Interest-rate hopes and EU turmoil boost stocks

By Meg Richards
Associated Press

NEW YORK — Stocks strode higher yesterday as investors grew hopeful that the interest rate tightening cycle might soon draw to a close, but a late-session rise in oil prices limited Wall Street's gains. Bonds rallied, sending the yield on the 10-year Treasury note below 4 percent.

Data from the Institute for Supply Management indicated the manufacturing sector is continuing to expand, albeit at a slower pace, and an index component that measures prices paid by purchasing managers suggested that inflation remains in check. That, combined with an influx of capital amid questions about whether a European Union constitution will be approved, added up to good news for U.S. markets, said Hugh Johnson, chairman of Johnson Illington Advisors.

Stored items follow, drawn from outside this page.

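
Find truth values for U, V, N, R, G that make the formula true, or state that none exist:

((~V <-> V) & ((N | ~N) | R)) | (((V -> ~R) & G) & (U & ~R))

U: True, V: False, N: True, R: False, G: True

  ((~V <-> V) & ((N | ~N) | R)) | (((V -> ~R) & G) & (U & ~R)) = True
    (~V <-> V) & ((N | ~N) | R) = False
      ~V <-> V = False
        ~V = True
      (N | ~N) | R = True
        N | ~N = True
          ~N = False
    ((V -> ~R) & G) & (U & ~R) = True
      (V -> ~R) & G = True
        V -> ~R = True
          ~R = True
      U & ~R = True
        ~R = True
The formula evaluates to True.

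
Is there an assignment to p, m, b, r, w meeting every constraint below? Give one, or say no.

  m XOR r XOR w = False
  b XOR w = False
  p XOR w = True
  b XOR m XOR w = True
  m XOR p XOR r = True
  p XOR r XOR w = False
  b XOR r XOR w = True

p = True, m = True, b = False, r = True, w = False

m XOR r XOR w = T XOR T XOR F = False ✓
b XOR w = F XOR F = False ✓
p XOR w = T XOR F = True ✓
b XOR m XOR w = F XOR T XOR F = True ✓
m XOR p XOR r = T XOR T XOR T = True ✓
p XOR r XOR w = T XOR T XOR F = False ✓
b XOR r XOR w = F XOR T XOR F = True ✓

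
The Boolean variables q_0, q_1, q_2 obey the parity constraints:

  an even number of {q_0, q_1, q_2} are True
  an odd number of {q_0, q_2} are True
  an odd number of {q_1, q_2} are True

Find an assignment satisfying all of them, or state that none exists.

q_0 = True, q_1 = True, q_2 = False

{q_0, q_1, q_2}: 2 true → even ✓
{q_0, q_2}: 1 true → odd ✓
{q_1, q_2}: 1 true → odd ✓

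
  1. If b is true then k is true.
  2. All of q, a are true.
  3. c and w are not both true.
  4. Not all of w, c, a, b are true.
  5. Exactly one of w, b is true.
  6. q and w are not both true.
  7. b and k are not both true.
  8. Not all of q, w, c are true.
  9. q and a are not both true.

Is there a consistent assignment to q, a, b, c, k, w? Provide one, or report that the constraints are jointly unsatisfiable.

The formula is unsatisfiable.

Case q = True:
  (2) forces a = True.
  Constraint (9) is violated (q=T, a=T) — contradiction.
Case q = False:
  Constraint (2) is violated (q=F) — contradiction.
Both cases fail — unsatisfiable.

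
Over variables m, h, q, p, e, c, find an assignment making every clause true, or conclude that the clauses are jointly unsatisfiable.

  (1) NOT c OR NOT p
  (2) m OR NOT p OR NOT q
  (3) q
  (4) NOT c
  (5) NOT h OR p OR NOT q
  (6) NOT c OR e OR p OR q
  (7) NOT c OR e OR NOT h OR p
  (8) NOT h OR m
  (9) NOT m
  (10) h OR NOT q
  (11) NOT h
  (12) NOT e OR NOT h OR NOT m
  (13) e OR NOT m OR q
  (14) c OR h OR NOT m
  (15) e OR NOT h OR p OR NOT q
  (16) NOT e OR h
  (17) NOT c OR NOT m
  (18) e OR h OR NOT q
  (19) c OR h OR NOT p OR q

Unsatisfiable

Case h = True:
  Clause (NOT h) is falsified — contradiction.
Case h = False:
  (q) forces q = True.
  Clause (h OR NOT q) is falsified — contradiction.
Both cases fail, so the formula is unsatisfiable.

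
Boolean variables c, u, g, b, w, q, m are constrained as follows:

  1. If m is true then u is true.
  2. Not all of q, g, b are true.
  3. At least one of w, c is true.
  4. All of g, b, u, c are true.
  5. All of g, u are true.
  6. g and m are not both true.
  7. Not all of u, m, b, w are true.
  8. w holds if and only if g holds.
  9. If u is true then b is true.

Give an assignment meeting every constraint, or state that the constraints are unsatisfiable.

c = True, u = True, g = True, b = True, w = True, q = False, m = False

  (1) m=F ⇒ u: vacuous ✓
  (2) {q, g, b}: 2/3 true — not all ✓
  (3) {w, c}: 2 true — at least one ✓
  (4) {g, b, u, c}: all 4 true ✓
  (5) {g, u}: all 2 true ✓
  (6) g=T, m=F — not both ✓
  (7) {u, m, b, w}: 3/4 true — not all ✓
  (8) w=T, g=T — same ✓
  (9) u=T ⇒ b: T ✓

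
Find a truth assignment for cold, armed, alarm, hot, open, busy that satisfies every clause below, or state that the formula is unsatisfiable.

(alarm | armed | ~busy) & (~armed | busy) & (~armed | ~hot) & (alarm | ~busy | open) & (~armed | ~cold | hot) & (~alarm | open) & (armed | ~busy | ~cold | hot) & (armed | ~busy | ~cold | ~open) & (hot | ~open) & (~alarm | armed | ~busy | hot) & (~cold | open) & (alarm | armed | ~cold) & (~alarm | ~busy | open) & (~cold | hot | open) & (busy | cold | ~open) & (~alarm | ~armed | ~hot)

cold=F, armed=F, alarm=T, hot=T, open=T, busy=T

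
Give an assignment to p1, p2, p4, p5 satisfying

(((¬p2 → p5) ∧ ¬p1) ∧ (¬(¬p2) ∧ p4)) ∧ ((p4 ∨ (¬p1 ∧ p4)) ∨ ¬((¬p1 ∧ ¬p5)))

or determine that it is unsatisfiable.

p1=F, p2=T, p4=T, p5=T

  ((¬p2 → p5) ∧ ¬p1) ∧ (¬(¬p2) ∧ p4) = True
    (¬p2 → p5) ∧ ¬p1 = True
      ¬p2 → p5 = True
        ¬p2 = False
      ¬p1 = True
    ¬(¬p2) ∧ p4 = True
      ¬(¬p2) = True
        ¬p2 = False
  (p4 ∨ (¬p1 ∧ p4)) ∨ ¬((¬p1 ∧ ¬p5)) = True
    p4 ∨ (¬p1 ∧ p4) = True
      ¬p1 ∧ p4 = True
        ¬p1 = True
    ¬((¬p1 ∧ ¬p5)) = True
      ¬p1 ∧ ¬p5 = False
        ¬p1 = True
        ¬p5 = False
Both conjuncts True, so the formula holds.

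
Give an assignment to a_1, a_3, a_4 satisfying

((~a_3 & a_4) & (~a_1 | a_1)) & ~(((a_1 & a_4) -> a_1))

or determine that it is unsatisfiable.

Unsatisfiable — no assignment works.

The conjunct ~(((a_1 & a_4) -> a_1)) is unsatisfiable on its own:
  a_1=F, a_4=F: evaluates to False.
  a_1=F, a_4=T: evaluates to False.
  a_1=T, a_4=F: evaluates to False.
  a_1=T, a_4=T: evaluates to False.
So the whole conjunction is unsatisfiable.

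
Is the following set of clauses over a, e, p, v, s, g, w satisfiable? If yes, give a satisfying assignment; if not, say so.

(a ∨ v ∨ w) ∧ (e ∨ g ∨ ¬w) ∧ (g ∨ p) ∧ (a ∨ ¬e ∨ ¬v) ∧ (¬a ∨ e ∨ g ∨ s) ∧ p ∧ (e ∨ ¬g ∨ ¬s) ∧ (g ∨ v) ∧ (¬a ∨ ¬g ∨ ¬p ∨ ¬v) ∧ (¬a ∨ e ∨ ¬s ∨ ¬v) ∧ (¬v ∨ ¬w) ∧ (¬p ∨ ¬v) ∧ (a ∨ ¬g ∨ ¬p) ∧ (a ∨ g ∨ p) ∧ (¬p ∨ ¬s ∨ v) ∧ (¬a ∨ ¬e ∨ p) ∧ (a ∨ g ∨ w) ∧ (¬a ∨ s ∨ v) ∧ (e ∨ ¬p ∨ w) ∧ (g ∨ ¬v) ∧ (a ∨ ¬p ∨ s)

Unsatisfiable — no assignment works.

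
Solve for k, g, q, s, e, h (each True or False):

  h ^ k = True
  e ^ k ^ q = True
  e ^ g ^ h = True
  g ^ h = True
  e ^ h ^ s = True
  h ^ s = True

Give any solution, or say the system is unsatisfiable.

k=T, g=T, q=F, s=T, e=F, h=F

h ^ k = F ^ T = True ✓
e ^ k ^ q = F ^ T ^ F = True ✓
e ^ g ^ h = F ^ T ^ F = True ✓
g ^ h = T ^ F = True ✓
e ^ h ^ s = F ^ F ^ T = True ✓
h ^ s = F ^ T = True ✓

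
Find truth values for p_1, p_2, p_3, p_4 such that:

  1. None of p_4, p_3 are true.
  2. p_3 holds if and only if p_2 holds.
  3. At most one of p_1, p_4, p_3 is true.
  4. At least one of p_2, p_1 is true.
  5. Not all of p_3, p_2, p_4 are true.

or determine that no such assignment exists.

p_1=T, p_2=F, p_3=F, p_4=F

  (1) {p_4, p_3}: 0 true — none ✓
  (2) p_3=F, p_2=F — same ✓
  (3) {p_1, p_4, p_3}: 1 true — at most one ✓
  (4) {p_2, p_1}: 1 true — at least one ✓
  (5) {p_3, p_2, p_4}: 0/3 true — not all ✓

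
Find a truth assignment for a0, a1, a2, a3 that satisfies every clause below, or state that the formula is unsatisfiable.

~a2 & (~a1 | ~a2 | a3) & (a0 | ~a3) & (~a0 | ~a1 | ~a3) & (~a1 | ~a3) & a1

Unit clause (~a2) forces a2 = False.
Unit clause (a1) forces a1 = True.
In (~a1 | ~a3) only ~a3 is left, so a3 = False.
Set a0 = True.
Check each clause:
  (~a2): ~a2 holds.
  (~a1 | ~a2 | a3): ~a2 holds.
  (a0 | ~a3): a0 holds.
  (~a0 | ~a1 | ~a3): ~a3 holds.
  (~a1 | ~a3): ~a3 holds.
  (a1): a1 holds.
All clauses satisfied.

a0: True, a1: True, a2: False, a3: False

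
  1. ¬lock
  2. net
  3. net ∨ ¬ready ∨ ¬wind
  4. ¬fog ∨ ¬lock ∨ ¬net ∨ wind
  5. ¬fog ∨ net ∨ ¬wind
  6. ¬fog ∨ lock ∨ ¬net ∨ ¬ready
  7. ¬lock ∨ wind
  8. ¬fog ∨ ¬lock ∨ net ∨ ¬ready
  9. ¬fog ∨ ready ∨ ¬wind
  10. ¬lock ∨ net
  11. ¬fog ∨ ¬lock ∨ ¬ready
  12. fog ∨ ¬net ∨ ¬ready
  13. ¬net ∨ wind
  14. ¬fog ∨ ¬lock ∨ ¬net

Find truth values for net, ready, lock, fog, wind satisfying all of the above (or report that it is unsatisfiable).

Unit clause (¬lock) forces lock = False.
Unit clause (net) forces net = True.
In (¬net ∨ wind) only wind is left, so wind = True.
Try ready = True:
  (¬fog ∨ lock ∨ ¬net ∨ ¬ready) forces fog = False.
  clause (fog ∨ ¬net ∨ ¬ready) is falsified — backtrack.
So ready = False.
  then (¬fog ∨ ready ∨ ¬wind) forces fog = False.
All clauses satisfied.

net = True, ready = False, lock = False, fog = False, wind = True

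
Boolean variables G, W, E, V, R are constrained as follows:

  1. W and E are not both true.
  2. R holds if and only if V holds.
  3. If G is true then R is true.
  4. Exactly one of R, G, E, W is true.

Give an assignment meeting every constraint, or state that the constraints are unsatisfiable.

G = False, W = True, E = False, V = False, R = False

  (1) W=T, E=F — not both ✓
  (2) R=F, V=F — same ✓
  (3) G=F ⇒ R: vacuous ✓
  (4) {R, G, E, W}: 1 true — exactly one ✓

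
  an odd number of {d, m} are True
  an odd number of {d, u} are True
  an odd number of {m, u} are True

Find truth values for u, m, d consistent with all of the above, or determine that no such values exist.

UNSATISFIABLE

Adding constraints 1, 2, 3 mod 2: every variable appears an even number of times on the left, so the left side is 0.
But the right sides sum to 1 (mod 2). 0 ≠ 1 — the system is inconsistent.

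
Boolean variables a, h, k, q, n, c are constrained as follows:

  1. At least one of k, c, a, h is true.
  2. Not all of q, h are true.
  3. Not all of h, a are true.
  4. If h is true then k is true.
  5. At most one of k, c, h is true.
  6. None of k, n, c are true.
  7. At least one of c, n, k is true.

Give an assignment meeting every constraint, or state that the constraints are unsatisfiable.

Case k = True:
  Constraint (6) is violated (k=T) — contradiction.
Case k = False:
  (4) with k=F forces h = False.
  (6) forces n = False.
  (6) forces c = False.
  Constraint (7) is violated (c=F, n=F, k=F) — contradiction.
Both cases fail — unsatisfiable.

UNSATISFIABLE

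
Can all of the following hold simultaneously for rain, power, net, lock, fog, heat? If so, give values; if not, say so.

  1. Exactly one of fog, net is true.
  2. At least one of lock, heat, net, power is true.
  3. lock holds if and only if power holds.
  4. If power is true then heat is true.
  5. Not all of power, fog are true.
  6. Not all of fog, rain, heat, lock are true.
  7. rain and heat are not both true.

rain=F, power=F, net=F, lock=F, fog=T, heat=T

  (1) {fog, net}: 1 true — exactly one ✓
  (2) {lock, heat, net, power}: 1 true — at least one ✓
  (3) lock=F, power=F — same ✓
  (4) power=F ⇒ heat: vacuous ✓
  (5) {power, fog}: 1/2 true — not all ✓
  (6) {fog, rain, heat, lock}: 2/4 true — not all ✓
  (7) rain=F, heat=T — not both ✓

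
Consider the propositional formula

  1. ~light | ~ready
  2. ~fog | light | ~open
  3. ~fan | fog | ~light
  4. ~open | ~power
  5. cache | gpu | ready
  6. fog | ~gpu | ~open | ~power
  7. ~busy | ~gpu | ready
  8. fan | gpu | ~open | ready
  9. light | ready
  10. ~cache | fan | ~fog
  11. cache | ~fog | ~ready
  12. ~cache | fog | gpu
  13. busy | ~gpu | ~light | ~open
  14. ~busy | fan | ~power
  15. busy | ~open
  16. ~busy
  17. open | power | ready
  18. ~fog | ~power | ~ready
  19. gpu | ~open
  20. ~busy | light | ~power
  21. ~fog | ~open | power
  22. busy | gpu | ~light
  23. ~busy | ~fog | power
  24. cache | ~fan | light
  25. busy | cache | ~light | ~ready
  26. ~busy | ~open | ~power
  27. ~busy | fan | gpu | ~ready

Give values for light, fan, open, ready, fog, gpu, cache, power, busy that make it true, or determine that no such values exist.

light=F, fan=F, open=F, ready=T, fog=F, gpu=F, cache=F, power=F, busy=F

Unit clause (~busy) forces busy = False.
In (busy | ~open) only ~open is left, so open = False.
Set light = False.
  then (light | ready) forces ready = True.
Set fan = False.
Try fog = True:
  (~cache | fan | ~fog) forces cache = False.
  clause (cache | ~fog | ~ready) is falsified — backtrack.
So fog = False.
Set gpu = False.
  then (~cache | fog | gpu) forces cache = False.
Set power = False.
All clauses satisfied.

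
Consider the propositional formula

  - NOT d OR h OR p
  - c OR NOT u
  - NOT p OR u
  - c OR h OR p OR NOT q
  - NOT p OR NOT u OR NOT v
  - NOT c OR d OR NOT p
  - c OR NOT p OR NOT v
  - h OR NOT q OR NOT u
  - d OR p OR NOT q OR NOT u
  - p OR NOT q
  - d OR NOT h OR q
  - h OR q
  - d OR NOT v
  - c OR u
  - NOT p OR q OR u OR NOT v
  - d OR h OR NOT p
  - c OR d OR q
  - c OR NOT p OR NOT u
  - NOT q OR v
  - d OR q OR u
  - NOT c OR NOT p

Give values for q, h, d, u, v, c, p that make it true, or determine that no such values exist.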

"The Fed has told us they will continue to raise rates at a measured pace, but each decision will be made on the basis of existing or current conditions. And current conditions tell me that it's not a sure bet the Fed will raise rates at their June 30 meeting," Johnson said. "It's good news. But look: Whenever there's a lot of money chasing securities, prices are going to go up, and right now you have a lot of capital flowing in from Europe."

Bonds continued to build on Tuesday's rally; the yield on the 10-year Treasury note dropped to 3.88 percent, from 3.98 percent Tuesday. The euro slid as Netherlands voters joined France in rejecting the EU constitution, putting any economic reforms it might bring on hold.

Oil futures climbed $2.63 to $54.60 per barrel on the New York Mercantile Exchange on concerns that strong demand will mean short supply later this year.

Advancing issues outnumbered decliners about 3 to 1 on the NYSE, on volume of 1.83 billion shares traded, compared with 1.92 billion Tuesday.

Communications problems halted trading several minutes before the market closed.